In the judiciary, women occupied 44% of court of appeals seats and 32% of circuit court seats in 2021, and the most recent available data from 2015 shows that women held 19% of municipal judge seats –a contrast with the Supreme Court. These relatively low numbers may be partially explained by a 2018 U.S. Census Bureau analysis, which found that only 38% of lawyers nationally are women. However, the analysis found women and men between the ages of 25 and 34 hold roughly equal numbers of attorney positions, suggesting that the situation has at least the potential to improve over time.

Notably, the representation of women in nearly all offices shown in Figure 4 has grown since 2015. The share of women elected as circuit court judges, district attorneys, and State Supreme Court justices grew by 15 percentage points. However, women holding offices in municipalities and counties saw slower growth. The proportion of women serving as village board trustees and county board supervisors each grew by five percentage points, while their share on city councils grew by six percentage points and among city mayors by one. The Legislature saw a five-percentage-point growth in female representation while tribal councils and legislatures saw a six-percentage-point decline. Women held 9% of county executive positions in 2015, but are currently at zero.

Insights and Conclusion

Two pertinent questions that arise from our findings are whether there are actions that could be undertaken to encourage more women to run for office as a means of increasing electoral competition, and what might be the impact of having more equal gender representation across elected officials?

With regard to the latter question, one insight comes from the Marquette Law School Poll, which has shown that women and men in Wisconsin tend to prioritize certain issues differently. For example, in an October 2018 poll, health coverage received the highest percentage of responses among women when asked to cite the state’s most important issue, while K-12 education ranked second. Conversely, jobs and the economy received the highest percentage of responses among men and the condition of roads and infrastructure received the second-highest, narrowly outpacing K-12 schools.

On major issues like these the differences could be modest and often what was a first or second priority for one gender was a second or third priority for the other. Still, to the extent that men and women may have different legislative or policymaking priorities, having more equal representation in legislative bodies among the two genders could produce at least some changes in legislative agendas.

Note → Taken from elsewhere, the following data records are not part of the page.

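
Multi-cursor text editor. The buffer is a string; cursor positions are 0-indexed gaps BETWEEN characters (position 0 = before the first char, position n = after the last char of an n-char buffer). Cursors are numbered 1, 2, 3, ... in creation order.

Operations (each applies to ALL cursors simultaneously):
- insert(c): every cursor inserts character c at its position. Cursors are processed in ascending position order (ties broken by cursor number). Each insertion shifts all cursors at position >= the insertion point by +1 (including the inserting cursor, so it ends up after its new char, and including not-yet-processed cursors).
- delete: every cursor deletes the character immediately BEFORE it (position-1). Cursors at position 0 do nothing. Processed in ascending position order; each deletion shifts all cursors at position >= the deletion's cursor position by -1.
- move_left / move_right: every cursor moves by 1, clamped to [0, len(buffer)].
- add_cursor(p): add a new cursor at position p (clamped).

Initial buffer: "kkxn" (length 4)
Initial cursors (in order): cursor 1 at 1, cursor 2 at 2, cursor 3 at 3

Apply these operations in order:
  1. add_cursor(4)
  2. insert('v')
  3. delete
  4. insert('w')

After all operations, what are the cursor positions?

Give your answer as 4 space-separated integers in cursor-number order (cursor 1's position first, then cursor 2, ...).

After op 1 (add_cursor(4)): buffer="kkxn" (len 4), cursors c1@1 c2@2 c3@3 c4@4, authorship ....
After op 2 (insert('v')): buffer="kvkvxvnv" (len 8), cursors c1@2 c2@4 c3@6 c4@8, authorship .1.2.3.4
After op 3 (delete): buffer="kkxn" (len 4), cursors c1@1 c2@2 c3@3 c4@4, authorship ....
After op 4 (insert('w')): buffer="kwkwxwnw" (len 8), cursors c1@2 c2@4 c3@6 c4@8, authorship .1.2.3.4

Answer: 2 4 6 8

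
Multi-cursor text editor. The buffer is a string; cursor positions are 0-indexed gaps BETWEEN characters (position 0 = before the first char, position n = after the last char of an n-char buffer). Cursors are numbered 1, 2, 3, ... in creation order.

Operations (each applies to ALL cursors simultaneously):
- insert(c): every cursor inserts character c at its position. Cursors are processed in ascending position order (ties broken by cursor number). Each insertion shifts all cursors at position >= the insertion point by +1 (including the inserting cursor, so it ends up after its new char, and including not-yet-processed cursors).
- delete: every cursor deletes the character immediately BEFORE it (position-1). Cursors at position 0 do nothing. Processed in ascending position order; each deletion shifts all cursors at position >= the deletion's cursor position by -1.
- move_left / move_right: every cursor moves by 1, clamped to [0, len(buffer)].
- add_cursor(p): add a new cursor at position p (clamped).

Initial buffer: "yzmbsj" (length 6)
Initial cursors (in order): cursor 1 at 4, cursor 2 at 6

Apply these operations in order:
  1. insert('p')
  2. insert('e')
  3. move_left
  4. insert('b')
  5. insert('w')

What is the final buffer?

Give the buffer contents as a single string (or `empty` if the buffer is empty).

After op 1 (insert('p')): buffer="yzmbpsjp" (len 8), cursors c1@5 c2@8, authorship ....1..2
After op 2 (insert('e')): buffer="yzmbpesjpe" (len 10), cursors c1@6 c2@10, authorship ....11..22
After op 3 (move_left): buffer="yzmbpesjpe" (len 10), cursors c1@5 c2@9, authorship ....11..22
After op 4 (insert('b')): buffer="yzmbpbesjpbe" (len 12), cursors c1@6 c2@11, authorship ....111..222
After op 5 (insert('w')): buffer="yzmbpbwesjpbwe" (len 14), cursors c1@7 c2@13, authorship ....1111..2222

Answer: yzmbpbwesjpbwe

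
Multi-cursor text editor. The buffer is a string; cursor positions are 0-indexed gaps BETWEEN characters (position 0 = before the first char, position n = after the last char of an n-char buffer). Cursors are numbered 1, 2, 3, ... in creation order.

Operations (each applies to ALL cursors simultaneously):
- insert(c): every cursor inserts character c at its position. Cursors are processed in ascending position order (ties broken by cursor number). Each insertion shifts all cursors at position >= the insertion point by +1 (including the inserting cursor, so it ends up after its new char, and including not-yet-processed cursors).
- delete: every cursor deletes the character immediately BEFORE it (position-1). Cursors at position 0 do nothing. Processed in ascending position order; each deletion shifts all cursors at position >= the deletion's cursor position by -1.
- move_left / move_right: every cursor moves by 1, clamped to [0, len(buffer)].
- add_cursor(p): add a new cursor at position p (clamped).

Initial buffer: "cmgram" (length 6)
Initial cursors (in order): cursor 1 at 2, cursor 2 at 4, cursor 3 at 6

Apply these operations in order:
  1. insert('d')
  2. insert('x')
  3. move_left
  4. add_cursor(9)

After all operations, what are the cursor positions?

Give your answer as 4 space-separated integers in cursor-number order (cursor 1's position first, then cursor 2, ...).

Answer: 3 7 11 9

Derivation:
After op 1 (insert('d')): buffer="cmdgrdamd" (len 9), cursors c1@3 c2@6 c3@9, authorship ..1..2..3
After op 2 (insert('x')): buffer="cmdxgrdxamdx" (len 12), cursors c1@4 c2@8 c3@12, authorship ..11..22..33
After op 3 (move_left): buffer="cmdxgrdxamdx" (len 12), cursors c1@3 c2@7 c3@11, authorship ..11..22..33
After op 4 (add_cursor(9)): buffer="cmdxgrdxamdx" (len 12), cursors c1@3 c2@7 c4@9 c3@11, authorship ..11..22..33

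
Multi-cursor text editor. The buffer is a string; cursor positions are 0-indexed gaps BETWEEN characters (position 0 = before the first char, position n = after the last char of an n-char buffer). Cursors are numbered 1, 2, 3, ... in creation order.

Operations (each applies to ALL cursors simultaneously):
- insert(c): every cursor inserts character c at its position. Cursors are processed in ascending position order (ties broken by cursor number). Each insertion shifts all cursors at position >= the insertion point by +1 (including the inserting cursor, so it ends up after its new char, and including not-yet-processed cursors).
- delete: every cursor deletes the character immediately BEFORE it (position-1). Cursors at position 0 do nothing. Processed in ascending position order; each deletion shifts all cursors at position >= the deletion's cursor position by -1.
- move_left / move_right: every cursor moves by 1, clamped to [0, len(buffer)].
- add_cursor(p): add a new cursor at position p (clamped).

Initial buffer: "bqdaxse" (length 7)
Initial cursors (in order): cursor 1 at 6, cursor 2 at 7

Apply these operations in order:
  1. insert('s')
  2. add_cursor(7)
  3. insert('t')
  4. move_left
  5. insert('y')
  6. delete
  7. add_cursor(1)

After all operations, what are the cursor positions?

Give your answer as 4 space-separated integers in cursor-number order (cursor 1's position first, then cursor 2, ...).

Answer: 8 11 8 1

Derivation:
After op 1 (insert('s')): buffer="bqdaxsses" (len 9), cursors c1@7 c2@9, authorship ......1.2
After op 2 (add_cursor(7)): buffer="bqdaxsses" (len 9), cursors c1@7 c3@7 c2@9, authorship ......1.2
After op 3 (insert('t')): buffer="bqdaxssttest" (len 12), cursors c1@9 c3@9 c2@12, authorship ......113.22
After op 4 (move_left): buffer="bqdaxssttest" (len 12), cursors c1@8 c3@8 c2@11, authorship ......113.22
After op 5 (insert('y')): buffer="bqdaxsstyytesyt" (len 15), cursors c1@10 c3@10 c2@14, authorship ......11133.222
After op 6 (delete): buffer="bqdaxssttest" (len 12), cursors c1@8 c3@8 c2@11, authorship ......113.22
After op 7 (add_cursor(1)): buffer="bqdaxssttest" (len 12), cursors c4@1 c1@8 c3@8 c2@11, authorship ......113.22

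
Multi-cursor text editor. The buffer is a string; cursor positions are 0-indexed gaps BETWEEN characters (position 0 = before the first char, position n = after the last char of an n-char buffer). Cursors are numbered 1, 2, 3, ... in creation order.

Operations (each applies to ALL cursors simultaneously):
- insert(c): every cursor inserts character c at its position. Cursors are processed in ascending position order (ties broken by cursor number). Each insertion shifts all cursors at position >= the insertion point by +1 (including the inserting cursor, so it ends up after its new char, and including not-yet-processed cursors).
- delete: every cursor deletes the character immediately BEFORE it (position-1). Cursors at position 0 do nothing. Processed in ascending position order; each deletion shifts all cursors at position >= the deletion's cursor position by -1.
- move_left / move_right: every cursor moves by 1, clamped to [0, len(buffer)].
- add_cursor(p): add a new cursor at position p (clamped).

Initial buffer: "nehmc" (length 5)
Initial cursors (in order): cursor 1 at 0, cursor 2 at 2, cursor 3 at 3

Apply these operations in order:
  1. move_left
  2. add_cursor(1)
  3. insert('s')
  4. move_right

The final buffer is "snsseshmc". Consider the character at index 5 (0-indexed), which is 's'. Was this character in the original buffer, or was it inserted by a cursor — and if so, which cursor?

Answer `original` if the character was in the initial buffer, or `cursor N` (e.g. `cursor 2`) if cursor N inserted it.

Answer: cursor 3

Derivation:
After op 1 (move_left): buffer="nehmc" (len 5), cursors c1@0 c2@1 c3@2, authorship .....
After op 2 (add_cursor(1)): buffer="nehmc" (len 5), cursors c1@0 c2@1 c4@1 c3@2, authorship .....
After op 3 (insert('s')): buffer="snsseshmc" (len 9), cursors c1@1 c2@4 c4@4 c3@6, authorship 1.24.3...
After op 4 (move_right): buffer="snsseshmc" (len 9), cursors c1@2 c2@5 c4@5 c3@7, authorship 1.24.3...
Authorship (.=original, N=cursor N): 1 . 2 4 . 3 . . .
Index 5: author = 3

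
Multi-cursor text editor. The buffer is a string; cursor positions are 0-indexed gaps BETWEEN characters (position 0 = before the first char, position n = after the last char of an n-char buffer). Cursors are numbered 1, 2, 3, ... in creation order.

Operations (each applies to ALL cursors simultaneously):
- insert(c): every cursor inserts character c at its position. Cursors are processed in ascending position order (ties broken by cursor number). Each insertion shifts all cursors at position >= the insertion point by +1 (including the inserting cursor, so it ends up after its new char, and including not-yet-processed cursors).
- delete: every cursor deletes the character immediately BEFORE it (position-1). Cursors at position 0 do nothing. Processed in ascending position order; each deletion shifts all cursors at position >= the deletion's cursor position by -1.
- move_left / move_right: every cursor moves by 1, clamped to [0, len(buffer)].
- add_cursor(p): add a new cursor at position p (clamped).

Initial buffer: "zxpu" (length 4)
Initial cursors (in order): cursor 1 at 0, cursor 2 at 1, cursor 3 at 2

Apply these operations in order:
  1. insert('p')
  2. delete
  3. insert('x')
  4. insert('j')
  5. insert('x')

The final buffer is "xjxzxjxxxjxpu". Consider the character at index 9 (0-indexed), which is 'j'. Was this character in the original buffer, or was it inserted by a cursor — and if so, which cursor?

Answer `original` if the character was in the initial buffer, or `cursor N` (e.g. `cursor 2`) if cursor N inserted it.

After op 1 (insert('p')): buffer="pzpxppu" (len 7), cursors c1@1 c2@3 c3@5, authorship 1.2.3..
After op 2 (delete): buffer="zxpu" (len 4), cursors c1@0 c2@1 c3@2, authorship ....
After op 3 (insert('x')): buffer="xzxxxpu" (len 7), cursors c1@1 c2@3 c3@5, authorship 1.2.3..
After op 4 (insert('j')): buffer="xjzxjxxjpu" (len 10), cursors c1@2 c2@5 c3@8, authorship 11.22.33..
After op 5 (insert('x')): buffer="xjxzxjxxxjxpu" (len 13), cursors c1@3 c2@7 c3@11, authorship 111.222.333..
Authorship (.=original, N=cursor N): 1 1 1 . 2 2 2 . 3 3 3 . .
Index 9: author = 3

Answer: cursor 3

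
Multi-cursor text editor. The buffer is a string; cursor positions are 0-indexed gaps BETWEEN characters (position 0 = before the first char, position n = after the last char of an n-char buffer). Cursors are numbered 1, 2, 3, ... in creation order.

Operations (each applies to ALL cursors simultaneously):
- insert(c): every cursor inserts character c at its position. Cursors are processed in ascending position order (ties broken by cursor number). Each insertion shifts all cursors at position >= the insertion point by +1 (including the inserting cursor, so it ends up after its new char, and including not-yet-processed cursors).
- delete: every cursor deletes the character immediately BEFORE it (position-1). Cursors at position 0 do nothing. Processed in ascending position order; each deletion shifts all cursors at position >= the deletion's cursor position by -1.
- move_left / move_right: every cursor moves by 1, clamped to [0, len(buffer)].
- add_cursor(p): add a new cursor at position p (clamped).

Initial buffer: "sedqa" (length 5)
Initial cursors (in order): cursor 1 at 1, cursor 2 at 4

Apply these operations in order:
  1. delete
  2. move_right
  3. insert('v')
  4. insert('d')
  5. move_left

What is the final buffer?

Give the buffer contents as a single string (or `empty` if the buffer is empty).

After op 1 (delete): buffer="eda" (len 3), cursors c1@0 c2@2, authorship ...
After op 2 (move_right): buffer="eda" (len 3), cursors c1@1 c2@3, authorship ...
After op 3 (insert('v')): buffer="evdav" (len 5), cursors c1@2 c2@5, authorship .1..2
After op 4 (insert('d')): buffer="evddavd" (len 7), cursors c1@3 c2@7, authorship .11..22
After op 5 (move_left): buffer="evddavd" (len 7), cursors c1@2 c2@6, authorship .11..22

Answer: evddavd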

Meanwhile, for those who would like to see more women run for office, greater encouragement may be necessary. A 2017 Wisconsin Blue Book feature, for example, found that nearly all women state legislators had to be asked to run (often multiple times) before starting a campaign.

In addition, the feature found that 56% of the women legislators in the 2015 session had previously served in local office, suggesting the importance of recruiting women to run for local positions not only to generate more local competition, but also to potentially build larger rosters of women who might be encouraged to compete for higher offices. Research by the University of Wisconsin Extension Division, Office of Local Government Education finds that efforts to recruit women to local office in Wisconsin that specifically address misconceptions about running for office also may be helpful, including those surrounding campaign costs and what it takes to be qualified.

Overall, our analysis has shown that while the share of women elected to office in various levels of government in Wisconsin has largely increased over time, women are still underrepresented in most elected offices in the state and often by large margins. When combined with our previous research that found there is often little to no competition for many local offices, this suggests that efforts to grow the number of women seeking office may provide voters with more choices while also offering the possibility of greater representation of the voting population in policymaking across Wisconsin.